Bien sûr, cette modernité d’origine européenne n’est pas plus monolithique que ne l’est l’histoire européenne, dont j’ai parlé plus haut. Parce qu’elle est en quelque sorte « l’âge de l’homme » succédant à « l’âge des dieux », et que l’homme, justement, est un sujet « divers et ondoyant » (Montaigne), la modernité est une réalité complexe, changeante, poreuse, qui semble désormais chez elle partout, et ne se laisse plus enfermer dans le cadre géographique de son émergence. La modernité n’appartient plus aux Européens et tout le monde y aspire. Et pourtant, si l’on en croit Gauchet, « la vieille Europe demeure l’épicentre de la redéfinition des structures de l’être‑ensemble qui emporte et travaille le monde en son entier ». Ainsi revient‑on à Husserl, pour qui l’Europe occupe une place à part dans l’histoire des civilisations, dans la mesure où il y a en elle « quelque chose d’un genre unique, que tous les autres groupes humains eux-mêmes ressentent chez nous, et qui est pour eux […] une incitation à s’européaniser toujours davantage ».

 

L’Europe pour et par la France

Je voudrais terminer ce livre par la France. Il ne suffit pas de dire qu’il n’y a pas d’Europe sans la France. C’est une évidence factuelle, géographique, historique et civilisationnelle, comme je crois l’avoir montré. Ce qu’il nous appartient désormais de comprendre et, surtout, de vivre, c’est qu’il n’y aura pas d’Europe authentique – j’aurais presque envie d’écrire : d’Europe européenne – sans la France. Et le futur que j’emploie pour exprimer cette idée est bel et bien un futur de l’indicatif : il va falloir qu’il y ait une Europe, et une Europe dont on puisse dire un jour : « Voilà, elle est achevée. » Eh bien, c’est la France qui détient la clé pour que ce jour advienne. Seule la France peut tracer le chemin d’une Europe fidèle à « ses trésors du passé et ses pressentiments d’avenir », selon la formule de Simone Weil. Tels sont sa mission et son devoir.

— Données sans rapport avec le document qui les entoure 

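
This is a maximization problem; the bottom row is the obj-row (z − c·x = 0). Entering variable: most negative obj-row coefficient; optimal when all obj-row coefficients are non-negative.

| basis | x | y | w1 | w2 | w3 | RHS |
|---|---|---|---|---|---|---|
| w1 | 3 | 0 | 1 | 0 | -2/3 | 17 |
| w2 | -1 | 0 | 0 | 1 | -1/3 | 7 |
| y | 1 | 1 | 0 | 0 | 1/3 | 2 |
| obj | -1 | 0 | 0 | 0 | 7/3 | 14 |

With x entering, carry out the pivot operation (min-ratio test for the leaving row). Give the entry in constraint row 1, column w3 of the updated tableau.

Ratio test on column x — row 1: 17/3 = 17/3; row 2: entry -1 ≤ 0; row 3: 2/1 = 2. Minimum is 2 at row 3 (y leaves); pivot element 1.
Divide row 3 by 1; eliminate column x from the other rows.
Row 1 update in column w3: -2/3 − 3·(1/3) = -5/3.

-5/3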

Mais pour cela, elle doit revenir au premier plan. La France, ce « cher vieux pays » dont parlait de Gaulle, dans toute l’épaisseur de son génie. La France elle‑même, oui, et pas seulement tel ou tel dirigeant plus énergique ou entreprenant que ses prédécesseurs. Il faut basculer d’un régime d’influence épisodique à une stratégie d’influence structurelle.

Je voudrais esquisser deux pistes permettant d’atteindre un tel objectif. La première tient aux hommes et aux femmes qui sont aux commandes de l’Union européenne. Ce qu’ont fait les Anglais hier, avant de se mettre en retrait puis de partir, ce que font les Allemands aujourd’hui, les Français doivent le faire eux aussi. Et, pour y parvenir, le décider. En apparence, dans la répartition des postes importants au sein des institutions européennes, l’équilibre règne entre les pays membres, en particulier les plus puissants, tels la France, l’Allemagne, l’Italie. Ainsi, si la présidente de la Commission est allemande, celle de la Banque centrale est française, le président du Conseil est belge et celui du Parlement est italien, quand le haut représentant de l’Union pour les affaires étrangères et la politique de sécurité est espagnol. Mais, en réalité, quand on descend au niveau subalterne, celui des 56 directions générales et agences diverses, avec leurs directeurs généraux et directeurs généraux adjoints (soit plus de 150 personnes) les Français sont au nombre de… 11 ! Ce serait presque risible si cela ne révélait pas notre impuissance. Michel Barnier est, parmi nos compatriotes, celui qui connaît ce que notre pays devrait faire pour retrouver son influence. Pourquoi ces Français qui connaissent parfaitement les arcanes bruxellois ne sont‑ils pas mieux écoutés ?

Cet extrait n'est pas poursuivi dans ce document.